Winkler Prins Encyclopedie

E. de Bruyne, G.B.J. Hiltermann en H.R. Hoetink (1947)

Gepubliceerd op 23-01-2023

EVANGELISCHE ALLIANTIE

betekenis & definitie

(Evangelical Alliance), internationale vereniging van vele verschillende Protestantse Kerken tot steun van het Protestantisme en overwinning van nationale grenzen, in zoverre enigszins een voorloopster van de oecumenische beweging. Ontstaan in Schotland in 1845 (Th.

Chalmers*), hield zij haar eerste algemene vergadering in 1851 te Londen met meer dan 900 vertegenwoordigers van verschillende Kerken en denominaties.
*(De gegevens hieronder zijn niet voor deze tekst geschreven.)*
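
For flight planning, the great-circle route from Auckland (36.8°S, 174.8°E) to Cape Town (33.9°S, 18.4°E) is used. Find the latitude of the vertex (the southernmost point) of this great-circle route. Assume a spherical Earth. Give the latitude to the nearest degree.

≈ 74°S

The great circle lies in the plane with unit normal n̂ = (p₁ × p₂)/|p₁ × p₂|.
Here n̂_z ≈ -0.277; the vertex latitude is φ_max = arccos|n̂_z| ≈ 73.9°.
Check via Clairaut: cos φ_max = |cos φ₁| · sin C = cos(36.8°)·sin(159.8°) ≈ 0.277, again giving ≈ 73.9°.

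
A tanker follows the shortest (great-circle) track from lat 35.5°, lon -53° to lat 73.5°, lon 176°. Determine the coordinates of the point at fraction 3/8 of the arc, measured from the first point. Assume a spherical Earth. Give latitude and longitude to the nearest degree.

Convert each endpoint to a unit vector on the sphere (x = cos φ cos λ, y = cos φ sin λ, z = sin φ).
The central angle between the endpoints is δ = arccos(p₁·p₂) ≈ 1.154 rad (66.1°).
Interpolate at f = 3/8 with slerp weights a = sin((1−f)δ)/sin δ ≈ 0.722, b = sin(fδ)/sin δ ≈ 0.459.
p = a·p₁ + b·p₂ ≈ (0.224, -0.460, 0.859); φ = arcsin(p_z) ≈ 59.21°, λ = atan2(p_y, p_x) ≈ -64.07°.

≈ lat 59°, lon -64°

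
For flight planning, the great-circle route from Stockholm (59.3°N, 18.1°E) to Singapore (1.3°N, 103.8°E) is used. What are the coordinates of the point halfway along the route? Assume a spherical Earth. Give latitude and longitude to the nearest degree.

≈ 37°N, 78°E

Convert each endpoint to a unit vector on the sphere (x = cos φ cos λ, y = cos φ sin λ, z = sin φ).
The central angle between the endpoints is δ = arccos(p₁·p₂) ≈ 1.513 rad (86.7°).
Interpolate at f = 1/2 with slerp weights a = sin((1−f)δ)/sin δ ≈ 0.688, b = sin(fδ)/sin δ ≈ 0.688.
p = a·p₁ + b·p₂ ≈ (0.170, 0.777, 0.607); φ = arcsin(p_z) ≈ 37.36°, λ = atan2(p_y, p_x) ≈ 77.67°.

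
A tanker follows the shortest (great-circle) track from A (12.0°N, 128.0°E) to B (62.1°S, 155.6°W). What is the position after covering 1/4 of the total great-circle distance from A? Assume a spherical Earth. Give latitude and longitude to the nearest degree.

≈ (9°S, 139°E)

Convert each endpoint to a unit vector on the sphere (x = cos φ cos λ, y = cos φ sin λ, z = sin φ).
The central angle between the endpoints is δ = arccos(p₁·p₂) ≈ 1.647 rad (94.4°).
Interpolate at f = 1/4 with slerp weights a = sin((1−f)δ)/sin δ ≈ 0.947, b = sin(fδ)/sin δ ≈ 0.401.
p = a·p₁ + b·p₂ ≈ (-0.741, 0.652, -0.158); φ = arcsin(p_z) ≈ -9.08°, λ = atan2(p_y, p_x) ≈ 138.65°.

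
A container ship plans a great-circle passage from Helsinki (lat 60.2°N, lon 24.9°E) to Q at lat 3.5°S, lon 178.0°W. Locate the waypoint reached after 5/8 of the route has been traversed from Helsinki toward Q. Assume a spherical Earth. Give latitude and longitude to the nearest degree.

≈ lat 40°N, lon 170°E

Write both endpoints as unit vectors p₁, p₂ with components (cos φ cos λ, cos φ sin λ, sin φ).
The central angle between the endpoints is δ = arccos(p₁·p₂) ≈ 2.106 rad (120.7°).
Interpolate at f = 5/8 with slerp weights a = sin((1−f)δ)/sin δ ≈ 0.826, b = sin(fδ)/sin δ ≈ 1.125.
p = a·p₁ + b·p₂ ≈ (-0.750, 0.134, 0.648); φ = arcsin(p_z) ≈ 40.37°, λ = atan2(p_y, p_x) ≈ 169.90°.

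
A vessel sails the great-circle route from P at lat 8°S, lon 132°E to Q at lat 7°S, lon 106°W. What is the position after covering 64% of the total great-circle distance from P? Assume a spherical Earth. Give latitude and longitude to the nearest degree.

≈ lat 14°S, lon 149°W

Convert each endpoint to a unit vector on the sphere (x = cos φ cos λ, y = cos φ sin λ, z = sin φ).
The central angle between the endpoints is δ = arccos(p₁·p₂) ≈ 2.099 rad (120.3°).
Interpolate at f = 0.64 with slerp weights a = sin((1−f)δ)/sin δ ≈ 0.794, b = sin(fδ)/sin δ ≈ 1.128.
p = a·p₁ + b·p₂ ≈ (-0.835, -0.492, -0.248); φ = arcsin(p_z) ≈ -14.36°, λ = atan2(p_y, p_x) ≈ -149.49°.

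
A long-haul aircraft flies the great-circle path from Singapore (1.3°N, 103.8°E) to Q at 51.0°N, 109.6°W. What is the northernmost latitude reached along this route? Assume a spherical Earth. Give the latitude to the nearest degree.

The great circle lies in the plane with unit normal n̂ = (p₁ × p₂)/|p₁ × p₂|.
Here n̂_z ≈ +0.402; the vertex latitude is φ_max = arccos|n̂_z| ≈ 66.3°.

≈ 66°N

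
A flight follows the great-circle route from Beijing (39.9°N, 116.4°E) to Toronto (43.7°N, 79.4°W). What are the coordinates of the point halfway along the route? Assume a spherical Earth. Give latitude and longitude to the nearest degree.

≈ (81°N, 174°W)

From cos δ = sin φ₁ sin φ₂ + cos φ₁ cos φ₂ cos Δλ, the central angle is δ ≈ 1.661 rad (95.2°).
Interpolate at f = 1/2 with slerp weights a = sin((1−f)δ)/sin δ ≈ 0.741, b = sin(fδ)/sin δ ≈ 0.741.
p = a·p₁ + b·p₂ ≈ (-0.154, -0.017, 0.988); φ = arcsin(p_z) ≈ 81.07°, λ = atan2(p_y, p_x) ≈ -173.57°.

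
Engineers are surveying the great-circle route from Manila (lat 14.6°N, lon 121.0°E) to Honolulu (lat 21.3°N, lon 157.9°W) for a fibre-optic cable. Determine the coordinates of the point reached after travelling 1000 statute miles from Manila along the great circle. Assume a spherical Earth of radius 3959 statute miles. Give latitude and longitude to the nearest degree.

Write both endpoints as unit vectors p₁, p₂ with components (cos φ cos λ, cos φ sin λ, sin φ).
The central angle between the endpoints is δ = arccos(p₁·p₂) ≈ 1.338 rad (76.6°). The total great-circle distance is δ·R ≈ 1.338 × 3959 ≈ 5296 mi, so the target fraction is f = 1000/5296 ≈ 0.189.
Interpolate at f ≈ 0.189 with slerp weights a = sin((1−f)δ)/sin δ ≈ 0.909, b = sin(fδ)/sin δ ≈ 0.257.
p = a·p₁ + b·p₂ ≈ (-0.675, 0.664, 0.322); φ = arcsin(p_z) ≈ 18.81°, λ = atan2(p_y, p_x) ≈ 135.46°.

≈ lat 19°N, lon 135°E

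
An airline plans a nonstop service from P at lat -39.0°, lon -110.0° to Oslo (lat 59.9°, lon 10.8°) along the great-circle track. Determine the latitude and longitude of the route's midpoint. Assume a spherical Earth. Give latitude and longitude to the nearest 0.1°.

Write both endpoints as unit vectors p₁, p₂ with components (cos φ cos λ, cos φ sin λ, sin φ).
The central angle between the endpoints is δ = arccos(p₁·p₂) ≈ 2.410 rad (138.1°).
Interpolate at f = 1/2 with slerp weights a = sin((1−f)δ)/sin δ ≈ 1.398, b = sin(fδ)/sin δ ≈ 1.398.
p = a·p₁ + b·p₂ ≈ (0.317, -0.889, 0.330); φ = arcsin(p_z) ≈ 19.24°, λ = atan2(p_y, p_x) ≈ -70.38°.

≈ lat 19.2°, lon -70.4°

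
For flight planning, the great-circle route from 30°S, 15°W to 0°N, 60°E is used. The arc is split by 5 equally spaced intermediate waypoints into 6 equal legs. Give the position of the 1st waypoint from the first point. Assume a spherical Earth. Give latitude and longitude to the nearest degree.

Convert each endpoint to a unit vector on the sphere (x = cos φ cos λ, y = cos φ sin λ, z = sin φ).
The central angle between the endpoints is δ = arccos(p₁·p₂) ≈ 1.345 rad (77.0°).
Interpolate at f = 1/6 with slerp weights a = sin((1−f)δ)/sin δ ≈ 0.924, b = sin(fδ)/sin δ ≈ 0.228.
p = a·p₁ + b·p₂ ≈ (0.887, -0.010, -0.462); φ = arcsin(p_z) ≈ -27.51°, λ = atan2(p_y, p_x) ≈ -0.62°.

≈ 28°S, 1°W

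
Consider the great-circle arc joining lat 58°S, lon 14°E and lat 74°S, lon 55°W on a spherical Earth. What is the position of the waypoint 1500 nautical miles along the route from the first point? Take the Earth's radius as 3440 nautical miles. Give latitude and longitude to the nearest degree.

Convert each endpoint to a unit vector on the sphere (x = cos φ cos λ, y = cos φ sin λ, z = sin φ).
The central angle between the endpoints is δ = arccos(p₁·p₂) ≈ 0.521 rad (29.8°). The total great-circle distance is δ·R ≈ 0.521 × 3440 ≈ 1791 nmi, so the target fraction is f = 1500/1791 ≈ 0.838.
Interpolate at f ≈ 0.838 with slerp weights a = sin((1−f)δ)/sin δ ≈ 0.170, b = sin(fδ)/sin δ ≈ 0.849.
p = a·p₁ + b·p₂ ≈ (0.222, -0.170, -0.960); φ = arcsin(p_z) ≈ -73.79°, λ = atan2(p_y, p_x) ≈ -37.50°.

≈ lat 74°S, lon 38°W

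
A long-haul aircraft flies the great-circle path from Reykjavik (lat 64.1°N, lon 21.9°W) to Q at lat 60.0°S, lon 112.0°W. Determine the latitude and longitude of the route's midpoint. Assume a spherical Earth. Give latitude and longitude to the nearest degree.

≈ lat 3°N, lon 71°W

Write both endpoints as unit vectors p₁, p₂ with components (cos φ cos λ, cos φ sin λ, sin φ).
The central angle between the endpoints is δ = arccos(p₁·p₂) ≈ 2.465 rad (141.2°).
Interpolate at f = 1/2 with slerp weights a = sin((1−f)δ)/sin δ ≈ 1.506, b = sin(fδ)/sin δ ≈ 1.506.
p = a·p₁ + b·p₂ ≈ (0.328, -0.943, 0.050); φ = arcsin(p_z) ≈ 2.89°, λ = atan2(p_y, p_x) ≈ -70.82°.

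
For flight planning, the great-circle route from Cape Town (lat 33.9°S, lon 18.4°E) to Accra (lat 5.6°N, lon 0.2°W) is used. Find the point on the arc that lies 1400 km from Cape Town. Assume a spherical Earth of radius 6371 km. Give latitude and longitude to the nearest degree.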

Als belijdenisgrondslag werden 9 stellingen geformuleerd onder de titel Societatis evangelicae constitutionis et statutorum explicatie/ brevis. Het vrijzinnig Protestantisme gevoelde zich verhinderd om mede te doen. Vooral in Engeland en Noord-Amerika breidde zich de Alliantie uit, maar ook in Duitsland (Berlijn 1857). Een grote vergadering had in 1870 te New York plaats. Op een belangrijke conferentie te Amsterdam in 1867 werd de Nederl. afdeling opgericht, die in 1907 hernieuwd is, geregeld conferenties voor de opbouw van persoonlijk leven en in de kerken de jaarlijkse Week der Gebeden (begin Jan.) organiseerde. De ontwikkeling van de verhoudingen tussen de kerken in de nieuwste tijd hebben een beperking van haar betekenis tot gevolg. De Nederl. afdeling is in 1948 opgeheven, haar goederen zijn aan de Oecumenische Raad overgedragen. De leuze van de Evangelische Alliantie: Ut omnes mum sint (E. Joh. XVII, 21) is intussen niet zonder vrucht gebleven.Lit-: Massia, The Ev. All.,its origin and development (1847); Bonnet, L’unité de l’esprit par le lien de la paix (1847); L. W. Bakhuizen van den Brink, De Evang. Alliantie (1910).